Fireworks and Saverin’s Folly: Reflections on “The Land of Opportunity”
Lately, I’ve noticed various news reports about the number of Americans fleeing the country for more favorable tax havens such as Singapore, Norway, Australia, among others. One such report noted that the number of Americans renouncing their citizenship has more than doubled over the past year, from 3,805 in 2011 to about 8,000 in 2012.
The poster child for the ex-pat movement appears to be Eduardo Saverin, one of the co-founders of Facebook, who renounced his American citizenship in what many believed was a calculated move to escape the paws of the IRS and a sizeable tax bill. Naturally, Mr. Saverin was vilified. For his part, Mr. Saverin cited business reasons behind his decision and that his new home – Singapore – will allow him more freedom to make investments. Some believe that Mr. Saverin’s act was heroic in that the flight of capital from this country might serve as a wakeup call for our government to overhaul our tax codes as well as our business regulations.
Like most Americans, I’m not exactly a fan of the IRS, particularly when I see our government wasting money on perfectly ridiculous things (Solyndra, anybody?); however, I am proud to be an American and of what this country stands for. I think we all do well to remember the importance of Independence Day, even after it has passed this week.
Lest we forget: We celebrate July 4th as Independence Day because it was on that date in 1776, that members of the Second Continental Congress, meeting in Philadelphia, accepted the final draft of the Declaration of Independence.
As most school kids know, the Declaration of Independence itself has become one of the most admired and copied political documents of all time. Penned by Thomas Jefferson and revised by John Adams, Ben Franklin and Jefferson, the Declaration of Independence was a justification of the American Revolution, citing grievances against England’s King George III. It is also a landmark philosophical statement, inspired by the writings of philosophers John Locke and Jean Jacques Rousseau. It affirms that since all people are creatures of God, or nature, they have certain natural rights or liberties that cannot be violated. The Declaration and the American Revolution have since inspired freedom-seekers the around the world.
Following its adoption, the Declaration was read to the public in various American cities and was greeted with cheers and celebrations. In 1777, Philadelphians remembered July 4th and bells were rung, guns fired, candles lighted and firecrackers set off. In 1941, Congress declared July 4 a federal holiday.
In a letter to his wife, Abigail, John Adams, our second president, wrote: “I believe that it will be celebrated by succeeding generations as the great anniversary festival. It ought to be celebrated by pomp and parade, with shows, games, sports, guns, bells, bonfires, and illuminations from one end of this continent to the other…”
America has been called the “Land of Opportunity,” given the freedoms we enjoy to pursue life, liberty, happiness, and, of course, opportunity. Some pundits have questioned whether we remain the land of opportunity… You might want to ask that question of Mr. Saverin, who was born in Brazil and became a US citizen in 1992.

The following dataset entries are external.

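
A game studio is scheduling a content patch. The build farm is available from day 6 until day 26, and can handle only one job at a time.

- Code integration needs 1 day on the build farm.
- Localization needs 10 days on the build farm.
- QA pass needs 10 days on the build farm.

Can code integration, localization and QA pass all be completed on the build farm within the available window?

The build farm window is 26 − 6 = 20 days.
Running back to back, the jobs need 1 + 10 + 10 = 21 days on the build farm.
Since 21 > 20, they cannot all fit.

No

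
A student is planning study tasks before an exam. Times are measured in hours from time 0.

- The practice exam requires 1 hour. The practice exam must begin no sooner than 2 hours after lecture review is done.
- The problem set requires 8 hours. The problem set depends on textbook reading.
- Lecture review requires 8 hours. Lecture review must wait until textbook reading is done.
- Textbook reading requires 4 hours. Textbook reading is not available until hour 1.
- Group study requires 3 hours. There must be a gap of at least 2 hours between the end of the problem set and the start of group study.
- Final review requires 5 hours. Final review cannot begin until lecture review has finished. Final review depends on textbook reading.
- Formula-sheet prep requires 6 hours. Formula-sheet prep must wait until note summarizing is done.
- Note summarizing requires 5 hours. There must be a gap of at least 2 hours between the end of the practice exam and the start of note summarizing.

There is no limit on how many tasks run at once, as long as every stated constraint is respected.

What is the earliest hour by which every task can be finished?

29

After its own release at hour 1, textbook reading can start at hour 1 and finishes at hour 5.
After textbook reading (finishes hour 5), the problem set can start at hour 5 and finishes at hour 13.
Group study waits on the problem set (finishes hour 13, plus 2-hour gap → hour 15), so it starts at hour 15 and finishes at 15 + 3 = hour 18.
Lecture review cannot begin until textbook reading (finishes hour 5). It runs from hour 5 to 5 + 8 = hour 13.
Final review has to wait for lecture review (finishes hour 13); textbook reading (finishes hour 5). The latest of these is hour 13, so final review runs hour 13 to 13 + 5 = hour 18.
After lecture review (finishes hour 13, plus 2-hour gap → hour 15), the practice exam can start at hour 15 and finishes at hour 16.
After the practice exam (finishes hour 16, plus 2-hour gap → hour 18), note summarizing can start at hour 18 and finishes at hour 23.
After note summarizing (finishes hour 23), formula-sheet prep can start at hour 23 and finishes at hour 29.
All tasks are finished once the last one completes. Finish times: Textbook reading at 5, Lecture review at 13, The problem set at 13, The practice exam at 16, Group study at 18, Note summarizing at 23, Formula-sheet prep at 29, Final review at 18. The latest is hour 29.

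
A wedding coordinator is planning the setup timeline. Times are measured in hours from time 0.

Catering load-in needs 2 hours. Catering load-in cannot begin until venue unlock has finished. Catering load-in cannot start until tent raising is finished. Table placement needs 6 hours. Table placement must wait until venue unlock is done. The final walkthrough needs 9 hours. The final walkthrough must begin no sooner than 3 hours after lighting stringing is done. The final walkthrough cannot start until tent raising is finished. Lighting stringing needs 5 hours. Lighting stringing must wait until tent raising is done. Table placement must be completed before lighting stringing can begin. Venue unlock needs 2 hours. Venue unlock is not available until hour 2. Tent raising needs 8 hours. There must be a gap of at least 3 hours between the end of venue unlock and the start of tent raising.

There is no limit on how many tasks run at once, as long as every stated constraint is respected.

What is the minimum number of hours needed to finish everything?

32

After its own release at hour 2, venue unlock can start at hour 2 and finishes at hour 4.
Table placement waits on venue unlock (finishes hour 4), so it starts at hour 4 and finishes at 4 + 6 = hour 10.
Tent raising cannot begin until venue unlock (finishes hour 4, plus 3-hour gap → hour 7). It runs from hour 7 to 7 + 8 = hour 15.
For catering load-in: venue unlock (finishes hour 4); tent raising (finishes hour 15). Taking the maximum gives a start of hour 15, and it finishes at 15 + 2 = hour 17.
Lighting stringing has to wait for tent raising (finishes hour 15); table placement (finishes hour 10). The latest of these is hour 15, so lighting stringing runs hour 15 to 15 + 5 = hour 20.
The final walkthrough has to wait for lighting stringing (finishes hour 20, plus 3-hour gap → hour 23); tent raising (finishes hour 15). The latest of these is hour 23, so the final walkthrough runs hour 23 to 23 + 9 = hour 32.
All tasks are finished once the last one completes. Finish times: Venue unlock at 4, Tent raising at 15, Table placement at 10, Lighting stringing at 20, Catering load-in at 17, The final walkthrough at 32. The latest is hour 32.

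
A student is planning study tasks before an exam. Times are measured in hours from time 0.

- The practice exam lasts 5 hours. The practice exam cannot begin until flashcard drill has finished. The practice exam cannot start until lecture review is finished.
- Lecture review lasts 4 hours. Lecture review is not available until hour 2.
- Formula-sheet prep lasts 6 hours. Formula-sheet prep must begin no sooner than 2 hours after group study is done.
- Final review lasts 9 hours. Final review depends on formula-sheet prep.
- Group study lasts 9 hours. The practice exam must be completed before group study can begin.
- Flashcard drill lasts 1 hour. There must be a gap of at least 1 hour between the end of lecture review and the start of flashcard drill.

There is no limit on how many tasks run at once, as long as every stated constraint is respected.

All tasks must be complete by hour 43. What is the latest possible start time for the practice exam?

12

Final review must finish by hour 43; it takes 9 hours, so it must start by 43 − 9 = hour 34.
Formula-sheet prep feeds into final review (must start by hour 34); so formula-sheet prep must finish by hour 34 and therefore start by hour 28.
Since formula-sheet prep (must start by hour 28, minus 2-hour gap → hour 26) depends on it, group study must finish by hour 26. Backing off its 9-hour duration gives a latest start of hour 17.
Since group study (must start by hour 17) depends on it, the practice exam must finish by hour 17. Backing off its 5-hour duration gives a latest start of hour 12.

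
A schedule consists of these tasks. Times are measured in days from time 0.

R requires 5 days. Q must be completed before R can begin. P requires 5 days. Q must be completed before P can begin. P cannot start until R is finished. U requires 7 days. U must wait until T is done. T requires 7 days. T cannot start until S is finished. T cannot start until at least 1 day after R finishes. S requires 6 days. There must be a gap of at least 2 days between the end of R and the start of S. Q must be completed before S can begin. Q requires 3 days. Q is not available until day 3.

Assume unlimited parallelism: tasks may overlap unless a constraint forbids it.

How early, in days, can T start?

Q cannot begin until its own release at day 3. It runs from day 3 to 3 + 3 = day 6.
R cannot begin until Q (finishes day 6). It runs from day 6 to 6 + 5 = day 11.
For S: R (finishes day 11, plus 2-day gap → day 13); Q (finishes day 6). Taking the maximum gives a start of day 13, and it finishes at 13 + 6 = day 19.
T waits on S (finishes day 19); R (finishes day 11, plus 1-day gap → day 12). The latest of these is day 19, which is the earliest T can start.

19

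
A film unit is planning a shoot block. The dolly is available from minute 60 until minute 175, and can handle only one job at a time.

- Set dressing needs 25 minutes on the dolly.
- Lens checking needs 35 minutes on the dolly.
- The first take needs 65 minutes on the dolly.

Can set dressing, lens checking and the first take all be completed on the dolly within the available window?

The dolly window is 175 − 60 = 115 minutes.
Running back to back, the jobs need 25 + 35 + 65 = 125 minutes on the dolly.
Since 125 > 115, they cannot all fit.

No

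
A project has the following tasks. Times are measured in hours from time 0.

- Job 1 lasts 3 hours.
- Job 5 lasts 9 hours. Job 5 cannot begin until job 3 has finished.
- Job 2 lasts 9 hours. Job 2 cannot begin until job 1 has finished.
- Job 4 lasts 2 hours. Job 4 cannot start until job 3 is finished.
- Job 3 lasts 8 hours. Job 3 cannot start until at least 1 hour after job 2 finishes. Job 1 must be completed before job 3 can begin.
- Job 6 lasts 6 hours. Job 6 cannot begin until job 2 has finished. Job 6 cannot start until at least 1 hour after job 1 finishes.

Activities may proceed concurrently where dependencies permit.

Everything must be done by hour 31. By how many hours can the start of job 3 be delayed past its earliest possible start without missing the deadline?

Job 1 can start immediately at hour 0; it finishes at hour 3.
Job 2 cannot begin until job 1 (finishes hour 3). It runs from hour 3 to 3 + 9 = hour 12.
Job 3 needs all of job 2 (finishes hour 12, plus 1-hour gap → hour 13); job 1 (finishes hour 3). That puts its earliest start at hour 13; it finishes at 13 + 8 = hour 21.

Working backward from the deadline:
Nothing follows job 4; the deadline of hour 31 is its only limit. It must start by 31 − 2 = hour 29.
Nothing follows job 5; the deadline of hour 31 is its only limit. It must start by 31 − 9 = hour 22.
Job 3 has several dependents: job 4 (must start by hour 29); job 5 (must start by hour 22). The earliest of those limits is hour 22, so job 3 must start by 22 − 8 = hour 14.
So job 3 can start as early as hour 13 and as late as hour 14, giving 14 − 13 = 1 hour of slack.

1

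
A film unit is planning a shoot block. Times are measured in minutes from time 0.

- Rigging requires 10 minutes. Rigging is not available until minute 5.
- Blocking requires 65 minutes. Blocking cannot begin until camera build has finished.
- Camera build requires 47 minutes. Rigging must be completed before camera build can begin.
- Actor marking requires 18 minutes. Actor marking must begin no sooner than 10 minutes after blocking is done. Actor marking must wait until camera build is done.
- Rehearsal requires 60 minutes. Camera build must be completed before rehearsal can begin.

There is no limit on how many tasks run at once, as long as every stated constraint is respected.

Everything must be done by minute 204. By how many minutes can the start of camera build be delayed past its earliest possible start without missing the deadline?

Rigging waits on its own release at minute 5, so it starts at minute 5 and finishes at 5 + 10 = minute 15.
Camera build waits on rigging (finishes minute 15), so it starts at minute 15 and finishes at 15 + 47 = minute 62.

Working backward from the deadline:
Actor marking must finish by minute 204; it takes 18 minutes, so it must start by 204 − 18 = minute 186.
Blocking has to be done before actor marking (must start by minute 186, minus 10-minute gap → minute 176). That means finishing by minute 176, i.e. starting by 176 − 65 = minute 111.
Rehearsal must finish by minute 204; it takes 60 minutes, so it must start by 204 − 60 = minute 144.
For camera build: blocking (must start by minute 111); actor marking (must start by minute 186); rehearsal (must start by minute 144). The most restrictive is minute 111; with a 47-minute duration, camera build must start by minute 64.
So camera build can start as early as minute 15 and as late as minute 64, giving 64 − 15 = 49 minutes of slack.

49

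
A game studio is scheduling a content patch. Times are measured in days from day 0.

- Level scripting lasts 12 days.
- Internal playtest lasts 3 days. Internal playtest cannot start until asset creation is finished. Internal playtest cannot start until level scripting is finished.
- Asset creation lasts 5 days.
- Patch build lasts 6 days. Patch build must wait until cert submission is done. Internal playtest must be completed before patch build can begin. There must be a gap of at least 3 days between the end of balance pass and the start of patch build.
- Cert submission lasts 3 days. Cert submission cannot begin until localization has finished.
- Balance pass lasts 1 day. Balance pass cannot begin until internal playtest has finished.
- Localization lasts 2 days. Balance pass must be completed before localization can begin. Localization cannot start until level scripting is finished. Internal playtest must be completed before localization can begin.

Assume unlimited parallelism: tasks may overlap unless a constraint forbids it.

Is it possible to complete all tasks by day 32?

Level scripting can start immediately at day 0; it finishes at day 12.
Asset creation has no prerequisites, so it starts at day 0 and finishes at day 5.
Internal playtest needs all of asset creation (finishes day 5); level scripting (finishes day 12). That puts its earliest start at day 12; it finishes at 12 + 3 = day 15.
Balance pass cannot begin until internal playtest (finishes day 15). It runs from day 15 to 15 + 1 = day 16.
Localization cannot start until balance pass (finishes day 16); level scripting (finishes day 12); internal playtest (finishes day 15). The controlling bound is day 16, so localization finishes at 16 + 2 = day 18.
Cert submission cannot begin until localization (finishes day 18). It runs from day 18 to 18 + 3 = day 21.
For patch build: cert submission (finishes day 21); internal playtest (finishes day 15); balance pass (finishes day 16, plus 3-day gap → day 19). Taking the maximum gives a start of day 21, and it finishes at 21 + 6 = day 27.
Every task is finished by day 27, which is no later than the deadline of 32, so the schedule is feasible.

Yes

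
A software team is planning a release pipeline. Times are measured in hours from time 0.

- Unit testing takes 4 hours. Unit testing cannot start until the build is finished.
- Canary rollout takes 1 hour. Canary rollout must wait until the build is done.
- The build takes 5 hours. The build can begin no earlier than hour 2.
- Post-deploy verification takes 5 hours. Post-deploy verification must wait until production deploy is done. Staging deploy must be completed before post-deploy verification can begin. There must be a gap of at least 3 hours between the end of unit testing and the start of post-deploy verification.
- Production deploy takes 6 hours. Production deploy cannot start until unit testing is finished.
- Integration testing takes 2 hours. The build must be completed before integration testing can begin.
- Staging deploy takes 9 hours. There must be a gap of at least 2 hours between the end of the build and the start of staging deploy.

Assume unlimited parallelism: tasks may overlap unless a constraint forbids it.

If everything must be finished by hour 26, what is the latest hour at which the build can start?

5

To finish by hour 26, post-deploy verification (duration 5) must start no later than hour 21.
Production deploy has to be done before post-deploy verification (must start by hour 21). That means finishing by hour 21, i.e. starting by 21 − 6 = hour 15.
Unit testing must finish in time for production deploy (must start by hour 15); post-deploy verification (must start by hour 21, minus 3-hour gap → hour 18). The tightest is hour 15, so unit testing must start by 15 − 4 = hour 11.
Integration testing must finish by hour 26; it takes 2 hours, so it must start by 26 − 2 = hour 24.
Since post-deploy verification (must start by hour 21) depends on it, staging deploy must finish by hour 21. Backing off its 9-hour duration gives a latest start of hour 12.
To finish by hour 26, canary rollout (duration 1) must start no later than hour 25.
The build has several dependents: unit testing (must start by hour 11); integration testing (must start by hour 24); staging deploy (must start by hour 12, minus 2-hour gap → hour 10); canary rollout (must start by hour 25). The earliest of those limits is hour 10, so the build must start by 10 − 5 = hour 5.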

With 4th of July celebrations behind us and the din of fireworks still ringing in our ears, I suggest we now spend a bit of time in quiet reflection about this truly great nation of ours and how we are lucky to be Americans. Sure, we have our problems and bicker amongst ourselves, but we are a resilient and generous people and I believe we will resolve our issues.
I hope you enjoyed your Independence Day. May you long enjoy the freedoms it honors.